= CubaSolar =

Cuban NGO which promotes solar energy
CubaSolar, officially the Cuban Society for the Promotion of Renewable Energy Sources and Environmental Respect (Spanish: Sociedad Cubana para la Promoción de las Energías Renovables y el Respeto Ambiental), is a Cuban non-governmental organization established in 1994. It promotes the use of renewable energy technology.

== History ==
During Cuba's Special Period, the country experienced economic contraction following the dissolution of the Soviet Union. After the Council for Mutual Economic Assistance disintegrated, Cuba's a lack of oil supplies hampered Cuba's energy sector. In 1994, CubaSolar was established during this energy crisis to bring together engineers, scientists, and planners to develop alternative energy capacity. It seeks to promote solar energy, biogas, hydropower, and solar thermal energy.

== Renewable energy activities ==
CubaSolar is a non-governmental organization which is funded by the Cuban government and foreign partners on a project-by-project basis. The organization has over 1,000 members and branches in every Cuban province.

It has installed solar power for over 500 medical clinics, rural hospitals, and farmers' homes. CubaSolar trains technical brigades to install hybrid wind-diesel systems, hybrid photovoltaic wind technologies, wind farms, and hydropower infrastructure in remote communities.
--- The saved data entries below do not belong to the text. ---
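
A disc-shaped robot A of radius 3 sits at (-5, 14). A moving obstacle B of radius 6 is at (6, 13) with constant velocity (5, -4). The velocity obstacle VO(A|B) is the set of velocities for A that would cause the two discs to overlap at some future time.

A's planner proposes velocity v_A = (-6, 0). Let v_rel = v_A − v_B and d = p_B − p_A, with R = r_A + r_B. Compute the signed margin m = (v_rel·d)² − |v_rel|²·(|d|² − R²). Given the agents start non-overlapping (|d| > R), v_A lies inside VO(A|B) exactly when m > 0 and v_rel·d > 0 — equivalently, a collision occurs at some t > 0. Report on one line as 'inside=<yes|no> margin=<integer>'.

d = (11, -1),  |d|² = 122;  R = 3+6 = 9,  c = 122−9² = 41
v_rel = (-11, 4),  |v_rel|² = 137;  v_rel·d = (-11)·(11) + (4)·(-1) = -125
137·t² + 250·t + 41 = 0  ⇒  m = (-125)² − 137·41 = 10008
m = 10008 > 0,  v_rel·d = -125 < 0  ⇒  outside

inside=no margin=10008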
CubaSolar also works on technology transfer to Bolivia, Chile, Ecuador, Guatemala, Guinea Bissau, Haiti, Honduras, Mali, Mexico, Nicaragua, Peru, South Africa, and Venezuela.

CubaSolar has participated in projects to mitigate desertification. It has built greenhouses for research on seed cultivation.

== Educational activities ==
As part of its educational function, CubaSolar publishes books as well as two magazines which are provided to every Cuban school. It publishes Energía y Tú for a general readership. For a scientific readership, it publishes EcoSolar.

In a series of article in Energía y Tú, CubaSolar President Luis Bérriz articulated the view that the dispersed quality of solar energy makes it an important socialist and anti-imperialist tool. In this view, the material form of solar energy technology means that it cannot be dominated by the rich because "the Sun cannot be blockaded, it cannot be dominated, it cannot be destroyed."

In Granma Province, CubaSolar has established an Educators' Villa which hosts events as well as the Solar Study Centre for both student education and teacher training.